Tunisian chili paste

Hrous, or hrouss, is a Tunisian spicy chili pepper paste condiment.

Two types exist: The first one, a simple paste prepared from fresh chili peppers with a few spices., is most prevalent in the North-East, while the second type is the hrouss specific to the Gabes region, prepared with equal portions of salt-pickled onions and dried chili pepper powder.

== Etymology ==
The name of the condiment comes from the Arabic verb harasa (Arabic: هرس) meaning "to crush" or "mash", hrous means literally "what is mashed".

The two types of Tunisian hrous differ from the Tunisian harissa, because harissa is prepared using dry peppers (instead of fresh ones) and some spices but never includes onions (unlike the hrous from Gabes).

== Nord-Eastern and commercial large-scale produced hrous ==
This first sort of hrous consists of chopped fresh spicy peppers (either all red or a mix of red and green peppers), to which are added pureed garlic, ground coriander seeds, ground carraway seeds and some salt. It can be eaten immediately.

This hrous, sometimes called Nebli (i.e., from the city of Nabeul), to differentiate it from the Gabes recipe, can be prepared at any time of the year in the family kitchen but can also be bought by weight in local delis or in glass jars or cans as it is produced industrially on a large scale by several companies^{,}. This hrous is used to spice the lablabi but also rice, pasta and couscous dishes as well as soups with meat, poultry, fish or shellfish^{,}.

== Preparation of the Gabes hrous ==
In summer, red onions are cut in squares or thin strips and kneaded with salt (to which a small amount of turmeric is sometimes added) before being firmly packed in a jar. The mix is regularly shaken (without opening the jar) until September, when red peppers become abundant in Tunisia. The fresh red peppers are quickly rinsed, their inner seeds are discarded, and the peppers are dried, traditionally by exposing them to the sun. Once dried, the peppers are crushed or more commonly today, taken to the small shops where they can be ground on demand.

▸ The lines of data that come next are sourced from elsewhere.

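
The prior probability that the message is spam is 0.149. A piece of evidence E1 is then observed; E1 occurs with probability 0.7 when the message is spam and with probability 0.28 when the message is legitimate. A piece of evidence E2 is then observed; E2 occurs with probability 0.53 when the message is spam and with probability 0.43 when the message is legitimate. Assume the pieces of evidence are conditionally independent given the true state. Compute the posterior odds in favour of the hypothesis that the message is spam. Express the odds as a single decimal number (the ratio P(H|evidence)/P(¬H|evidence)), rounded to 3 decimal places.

Prior odds = 0.149/(1−0.149) = 0.17509.
Likelihood ratio for E1 = 0.7/0.28 = 2.5000.
Likelihood ratio for E2 = 0.53/0.43 = 1.2326.
Posterior odds = prior odds × LR₁ × LR₂ = 0.53952.

Posterior odds ≈ 0.540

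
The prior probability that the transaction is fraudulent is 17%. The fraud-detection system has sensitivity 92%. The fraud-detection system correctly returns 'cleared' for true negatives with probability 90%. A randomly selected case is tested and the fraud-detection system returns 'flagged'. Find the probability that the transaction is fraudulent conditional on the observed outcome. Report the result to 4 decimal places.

Write H for 'the transaction is fraudulent'. Prior odds H:¬H = 0.17/0.83 = 0.20482. For the 'flagged' outcome, the likelihood ratio is 0.92/0.1 = 9.2000.
Posterior odds = 0.20482 × 9.2000 = 1.8843, so P(H|E) = 1.8843/(1+1.8843) = 0.6533.

P(H | E) ≈ 0.6533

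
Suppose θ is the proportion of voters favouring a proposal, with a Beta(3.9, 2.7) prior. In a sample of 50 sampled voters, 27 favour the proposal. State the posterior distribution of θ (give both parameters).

Posterior: Beta(30.9, 25.7)

The binomial likelihood is conjugate to the Beta prior: with 27 successes and 23 failures, the posterior is Beta(3.9+27, 2.7+23) = Beta(30.9, 25.7).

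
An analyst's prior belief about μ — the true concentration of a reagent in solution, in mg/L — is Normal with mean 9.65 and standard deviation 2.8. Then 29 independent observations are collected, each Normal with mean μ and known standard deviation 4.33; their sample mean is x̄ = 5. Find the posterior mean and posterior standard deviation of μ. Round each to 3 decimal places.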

The hrous is then prepared by mixing an equal volume of the dried powdered red chili peppers and a volume of the onions and salt (with the juice that they may have released). Both are kneaded together to give a cohesive wet-sand or paste-like texture. Olive oil is added to the mix which is kneaded again, then firmly packed in containers to which some olive oil is added on top to ensure long term room-temperature storage of the hrous. The paste should be allowed to rest for at least a week, preferentially at least a month of maturing before using it,

Some families add to the mix various spices such as cinnamon, ground coriander seeds or powdered dried rose buttons but these additional spices restrict the use of the condiment paste to some specific types of dishes.

The hrous from Gabes can be bought in some food stores all over Tunisia but most of it is produced within the home environment in the region around Gabes, where it is a required component of local dishes. The hrous from Gabe is used in soups, meat, poultry and fish dishes (for example stuffed squid) as well as various types of couscous.